Saluons les Éditions Cambourakis d’avoir traduit Camarade Lune, le premier livre de Barbara Balzerani. Devenue écrivain, celle qui fut membre des Brigades rouges, appartenant à la direction stratégique, celle qui, après des années de clandestinité, fut arrêtée en 1985 et séjourna vingt-cinq ans en prison, rédigea lors de son emprisonnement un texte qui revient, avec lucidité et courage, sur deux décennies de lutte armée, de tensions politiques.
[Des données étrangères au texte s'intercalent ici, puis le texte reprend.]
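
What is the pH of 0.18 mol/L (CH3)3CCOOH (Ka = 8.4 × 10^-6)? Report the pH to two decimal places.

(CH3)3CCOOH ⇌ (CH3)3CCOO- + H+
Ka = [H+]²/(0.18 − [H+]) = 8.4 × 10^-6
Neglecting [H+] in the denominator: [H+] = √(8.4 × 10^-6 × 0.18) = 1.23 × 10^-3 M
pH = −log(1.23 × 10^-3) = 2.91

pH = 2.91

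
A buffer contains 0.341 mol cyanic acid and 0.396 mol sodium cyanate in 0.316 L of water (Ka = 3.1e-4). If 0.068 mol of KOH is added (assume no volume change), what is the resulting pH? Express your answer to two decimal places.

pH = 3.74

After neutralization: n(HOCN) = 0.273 mol, n(OCN-) = 0.464 mol.
pKa = −log(3.1 × 10^-4) = 3.509
pH = pKa + log(n_OCN-/n_HOCN) = 3.509 + log(0.464/0.273) = 3.509 + (+0.230)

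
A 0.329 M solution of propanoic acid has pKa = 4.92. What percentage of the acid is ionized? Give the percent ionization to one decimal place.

0.6%

CH3CH2COOH ⇌ CH3CH2COO- + H+; let x = [H+] at equilibrium.
Ka = 10^(−4.92) = 1.20 × 10^-5
x ≈ √(Ka·C₀) = √(1.20 × 10^-5 × 0.329) = 1.99 × 10^-3 M
% ionization = x/C₀ × 100% = 1.99 × 10^-3/0.329 × 100% = 0.6%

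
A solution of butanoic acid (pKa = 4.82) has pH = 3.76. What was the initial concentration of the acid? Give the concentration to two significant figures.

[H+] = 10^(-3.76) = 1.74 × 10^-4 M = x
Ka = 10^(−4.82) = 1.51 × 10^-5
Ka = x²/(C₀ − x) ⇒ C₀ = x + x²/Ka
C₀ = 1.74 × 10^-4 + (1.74 × 10^-4)²/(1.51 × 10^-5) = 2.18 × 10^-3 M

C₀ = 2.2 × 10^-3 M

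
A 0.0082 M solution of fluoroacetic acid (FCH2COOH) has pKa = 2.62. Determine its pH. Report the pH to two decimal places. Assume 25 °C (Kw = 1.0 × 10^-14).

pH = 2.47

FCH2COOH ⇌ FCH2COO- + H+
Ka = 10^(−2.62) = 2.40 × 10^-3
From the ICE table, Ka = x²/(0.0082 − x) = 2.40 × 10^-3.
Here C₀/Ka ≈ 3.42, so the small-x approximation fails. Use the quadratic:
x = [−0.0024 + √(0.0024² + 7.87e-05)]/2 = 3.40 × 10^-3 M
pH = −log[H+] = −log(3.40 × 10^-3) = 2.47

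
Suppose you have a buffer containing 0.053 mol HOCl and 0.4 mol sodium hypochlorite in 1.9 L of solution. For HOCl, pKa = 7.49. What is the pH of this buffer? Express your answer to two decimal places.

Henderson–Hasselbalch: pH = pKa + log([OCl-]/[HOCl]) = 7.49 + log(0.4/0.053)
pH = 7.49 + (+0.878) = 8.37

pH = 8.37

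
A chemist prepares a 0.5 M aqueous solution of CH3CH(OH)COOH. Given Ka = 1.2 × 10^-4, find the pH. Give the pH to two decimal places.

pH = 2.11

CH3CH(OH)COOH ⇌ CH3CH(OH)COO- + H+
Ka = x²/(0.5 − x) = 1.2 × 10^-4
Since Ka ≪ C₀, x ≈ √(Ka·C₀) = 7.75 × 10^-3 M.
Check: 1.5% ionized — well under 5%, approximation valid.
pH = −log(7.75 × 10^-3) = 2.11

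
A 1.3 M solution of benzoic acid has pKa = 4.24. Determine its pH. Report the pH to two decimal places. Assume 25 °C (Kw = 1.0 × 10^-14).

C6H5COOH ⇌ C6H5COO- + H+
Ka = 10^(−4.24) = 5.75 × 10^-5
Ka = x²/(1.3 − x) = 5.75 × 10^-5
Since Ka ≪ C₀, x ≈ √(Ka·C₀) = 8.65 × 10^-3 M.
Check: 0.67% ionized — well under 5%, approximation valid.
pH = −log(8.65 × 10^-3) = 2.06

pH = 2.06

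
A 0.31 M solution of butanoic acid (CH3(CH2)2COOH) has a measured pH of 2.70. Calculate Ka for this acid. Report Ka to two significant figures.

[H+] = 10^(-2.70) = 2.00 × 10^-3 M
At equilibrium [HA] = 0.31 − 2.00 × 10^-3 = 3.08 × 10^-1 M
Ka = [H+][A-]/[HA] = (2.00 × 10^-3)² / 3.08 × 10^-1 = 1.3 × 10^-5

Ka = 1.3 × 10^-5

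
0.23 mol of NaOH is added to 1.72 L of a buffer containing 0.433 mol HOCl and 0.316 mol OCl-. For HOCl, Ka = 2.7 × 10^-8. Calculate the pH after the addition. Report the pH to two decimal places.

pH = 8.00

OH- converts HOCl to OCl-: HOCl → 0.203 mol, OCl- → 0.546 mol.
pKa = −log(2.7 × 10^-8) = 7.569
pH = pKa + log([A⁻]/[HA]) = 7.569 + log(0.546/0.203) = 7.569 +0.430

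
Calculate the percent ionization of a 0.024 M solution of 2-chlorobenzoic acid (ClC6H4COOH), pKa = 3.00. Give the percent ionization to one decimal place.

ClC6H4COOH ⇌ ClC6H4COO- + H+; let x = [H+] at equilibrium.
Ka = 10^(−3.00) = 1.00 × 10^-3
Solve x² + 0.001x − 2.4e-05 = 0 → x = 4.42 × 10^-3 M
Fraction ionized = 4.42 × 10^-3 / 0.024 = 0.1842 → 18.4%

18.4%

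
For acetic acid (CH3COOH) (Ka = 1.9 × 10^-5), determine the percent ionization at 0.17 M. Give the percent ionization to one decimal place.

CH3COOH ⇌ CH3COO- + H+; let x = [H+] at equilibrium.
x ≈ √(Ka·C₀) = √(1.9 × 10^-5 × 0.17) = 1.80 × 10^-3 M
% ionization = x/C₀ × 100% = 1.80 × 10^-3/0.17 × 100% = 1.1%

1.1%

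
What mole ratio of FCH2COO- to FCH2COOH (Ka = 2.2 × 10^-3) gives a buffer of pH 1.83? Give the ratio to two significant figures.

pKa = -log(2.2 × 10^-3) = 2.658
pH = pKa + log(r) ⇒ log(r) = 1.83 − 2.658 = -0.828
r = [FCH2COO-]/[FCH2COOH] = 10^(-0.828) = 0.149

ratio = 0.15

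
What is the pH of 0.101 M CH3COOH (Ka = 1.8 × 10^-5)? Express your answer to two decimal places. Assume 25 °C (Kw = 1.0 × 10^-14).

pH = 2.87

CH3COOH ⇌ CH3COO- + H+
From the ICE table, Ka = x²/(0.101 − x) = 1.8 × 10^-5.
Neglecting x in the denominator: x = √(1.8 × 10^-5 × 0.101) = 1.35 × 10^-3 M
(x/C₀ = 1.3% < 5%, so the approximation holds.)
pH = −log(1.35 × 10^-3) = 2.87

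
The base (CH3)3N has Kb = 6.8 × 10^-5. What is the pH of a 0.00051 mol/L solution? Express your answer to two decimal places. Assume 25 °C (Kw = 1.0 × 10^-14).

pH = 10.19

(CH3)3N + H2O ⇌ (CH3)3NH+ + OH-
Kb = [OH-]²/(0.00051 − [OH-]) = 6.8 × 10^-5
[OH-] is not negligible relative to C₀; solve [OH-]² + 6.8e-05·[OH-] − 3.47e-08 = 0.
[OH-] = [−6.8e-05 + √(6.8e-05² + 1.39e-07)]/2 = 1.55 × 10^-4 M
pOH = −log(1.55 × 10^-4) = 3.81; pH = 14.00 − 3.81 = 10.19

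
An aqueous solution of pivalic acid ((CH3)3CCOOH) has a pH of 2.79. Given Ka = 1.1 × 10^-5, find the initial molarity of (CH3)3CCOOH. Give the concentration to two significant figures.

[H+] = 10^(-2.79) = 1.62 × 10^-3 M = x
Ka = x²/(C₀ − x) ⇒ C₀ = x + x²/Ka
C₀ = 1.62 × 10^-3 + (1.62 × 10^-3)²/(1.1 × 10^-5) = 2.40 × 10^-1 M

C₀ = 2.4 × 10^-1 M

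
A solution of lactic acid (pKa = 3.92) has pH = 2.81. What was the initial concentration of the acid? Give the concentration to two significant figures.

C₀ = 2.2 × 10^-2 M

[H+] = 10^(-2.81) = 1.55 × 10^-3 M = x
Ka = 10^(−3.92) = 1.20 × 10^-4
Ka = x²/(C₀ − x) ⇒ C₀ = x + x²/Ka
C₀ = 1.55 × 10^-3 + (1.55 × 10^-3)²/(1.20 × 10^-4) = 2.16 × 10^-2 M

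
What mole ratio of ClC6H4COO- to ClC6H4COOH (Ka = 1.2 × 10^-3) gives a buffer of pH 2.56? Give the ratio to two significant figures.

ratio = 0.44

pKa = -log(1.2 × 10^-3) = 2.921
pH = pKa + log(r) ⇒ log(r) = 2.56 − 2.921 = -0.361
r = [ClC6H4COO-]/[ClC6H4COOH] = 10^(-0.361) = 0.436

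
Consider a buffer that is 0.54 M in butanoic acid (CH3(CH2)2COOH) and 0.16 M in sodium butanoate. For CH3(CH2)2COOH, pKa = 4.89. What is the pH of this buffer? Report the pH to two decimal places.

pH = 4.36

Using pH = pKa + log([base]/[acid]) with [base]/[acid] = 0.16/0.54:
pH = 4.89 + (-0.528) = 4.36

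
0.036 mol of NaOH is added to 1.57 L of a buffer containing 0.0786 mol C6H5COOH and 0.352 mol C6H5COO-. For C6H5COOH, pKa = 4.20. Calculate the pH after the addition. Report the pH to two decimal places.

pH = 5.16

OH- converts C6H5COOH to C6H5COO-: C6H5COOH → 0.0426 mol, C6H5COO- → 0.388 mol.
Henderson–Hasselbalch with mole ratio 0.388/0.0426: pH = 4.20 + (+0.959)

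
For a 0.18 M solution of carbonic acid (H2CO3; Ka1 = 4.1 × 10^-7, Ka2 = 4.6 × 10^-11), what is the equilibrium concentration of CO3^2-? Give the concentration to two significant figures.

First ionization gives [H+] ≈ [HCO3-] = 2.72 × 10^-4 M.
Second step: Ka2 = [H+][CO3^2-]/[HCO3-] ≈ [CO3^2-] (since [H+] ≈ [HCO3-]).
So [CO3^2-] ≈ Ka2.

4.6 × 10^-11 M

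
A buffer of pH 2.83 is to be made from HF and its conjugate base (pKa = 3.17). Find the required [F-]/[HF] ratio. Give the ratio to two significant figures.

ratio = 0.46

pH = pKa + log(r) ⇒ log(r) = 2.83 − 3.17 = -0.34
r = [F-]/[HF] = 10^(-0.34) = 0.457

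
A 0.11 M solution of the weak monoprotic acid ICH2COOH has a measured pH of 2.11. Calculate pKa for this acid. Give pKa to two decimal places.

pKa = 3.23

[H+] = 10^(-2.11) = 7.76 × 10^-3 M
At equilibrium [HA] = 0.11 − 7.76 × 10^-3 = 1.02 × 10^-1 M
Ka = [H+][A-]/[HA] = (7.76 × 10^-3)² / 1.02 × 10^-1 = 5.90 × 10^-4
pKa = -log(5.90 × 10^-4) = 3.23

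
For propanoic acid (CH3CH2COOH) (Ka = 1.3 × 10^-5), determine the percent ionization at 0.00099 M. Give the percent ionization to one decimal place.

CH3CH2COOH ⇌ CH3CH2COO- + H+; let x = [H+] at equilibrium.
Solve x² + 1.3e-05x − 1.29e-08 = 0 → x = 1.07 × 10^-4 M
% ionization = x/C₀ × 100% = 1.07 × 10^-4/0.00099 × 100% = 10.8%

10.8%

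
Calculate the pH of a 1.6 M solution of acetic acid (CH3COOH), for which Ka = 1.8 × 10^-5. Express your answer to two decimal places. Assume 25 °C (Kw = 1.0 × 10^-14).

pH = 2.27

CH3COOH ⇌ CH3COO- + H+
From the ICE table, Ka = x²/(1.6 − x) = 1.8 × 10^-5.
Neglecting x in the denominator: x = √(1.8 × 10^-5 × 1.6) = 5.37 × 10^-3 M
Check: 0.34% ionized — well under 5%, approximation valid.
pH = −log[H+] = −log(5.37 × 10^-3) = 2.27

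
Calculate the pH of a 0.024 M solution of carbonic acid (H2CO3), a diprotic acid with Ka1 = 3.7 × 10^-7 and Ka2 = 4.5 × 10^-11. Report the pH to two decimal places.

Since Ka1 ≫ Ka2, the first ionization dominates [H+].
Ka1 = x²/(0.024 − x) = 3.7 × 10^-7
x ≈ √(3.7 × 10^-7 × 0.024) = 9.42 × 10^-5 M
pH = −log(9.42 × 10^-5) = 4.03

pH = 4.03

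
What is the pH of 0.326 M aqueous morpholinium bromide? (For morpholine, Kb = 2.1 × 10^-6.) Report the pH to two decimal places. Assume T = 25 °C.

pH = 4.40

C4H8ONH2+ is the conjugate acid of the weak base C4H8ONH.
Ka = Kw/Kb = 1.0×10^-14 / 2.1 × 10^-6 = 4.76 × 10^-9
From the ICE table, Ka = [H+]²/(0.326 − [H+]) = 4.76 × 10^-9.
Neglecting [H+] in the denominator: [H+] = √(4.76 × 10^-9 × 0.326) = 3.94 × 10^-5 M
pH = −log(3.94 × 10^-5) = 4.40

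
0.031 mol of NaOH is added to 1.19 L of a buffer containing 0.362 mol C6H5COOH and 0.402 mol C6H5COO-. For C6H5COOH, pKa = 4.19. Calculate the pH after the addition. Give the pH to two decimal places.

OH- converts C6H5COOH to C6H5COO-: C6H5COOH → 0.331 mol, C6H5COO- → 0.433 mol.
pH = pKa + log([A⁻]/[HA]) = 4.19 + log(0.433/0.331) = 4.19 +0.117

pH = 4.31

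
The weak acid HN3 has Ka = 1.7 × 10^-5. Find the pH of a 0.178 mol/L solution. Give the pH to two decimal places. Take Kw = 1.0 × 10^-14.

HN3 ⇌ N3- + H+
Ka = x²/(0.178 − x) = 1.7 × 10^-5
Neglecting x in the denominator: x = √(1.7 × 10^-5 × 0.178) = 1.74 × 10^-3 M
(x/C₀ = 0.98% < 5%, so the approximation holds.)
pH = −log(1.74 × 10^-3) = 2.76

pH = 2.76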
Deux décennies qu’on a condensées, en Italie, en Allemagne, sous l’appellation d’« années de plomb » alors qu’il eût été plus juste, écrit Mimmo Sammartino dans sa postface, de parler comme le fait Erri de Luca, d’« années de cuivre ». L’immense mérite de Camarade Lune est de soulever la chape de plomb sous laquelle on a recouvert ces années de contestation précédant le triomphe du néocapitalisme.

Ne prétendant point présenter une histoire des Brigades rouges, cette fiction livre un témoignage intérieur qui rouvre des questions que l’Italie, l’Europe n’ont plus voulu entendre. Bien que jouissant d’un accueil public enthousiaste, sa parution en Italie en 1998, chez l’éditeur Feltrinelli, fit l’objet d’une controverse soulevée par Antonio Tabucchi. Symptôme que les plaies de ce passé suintent toujours…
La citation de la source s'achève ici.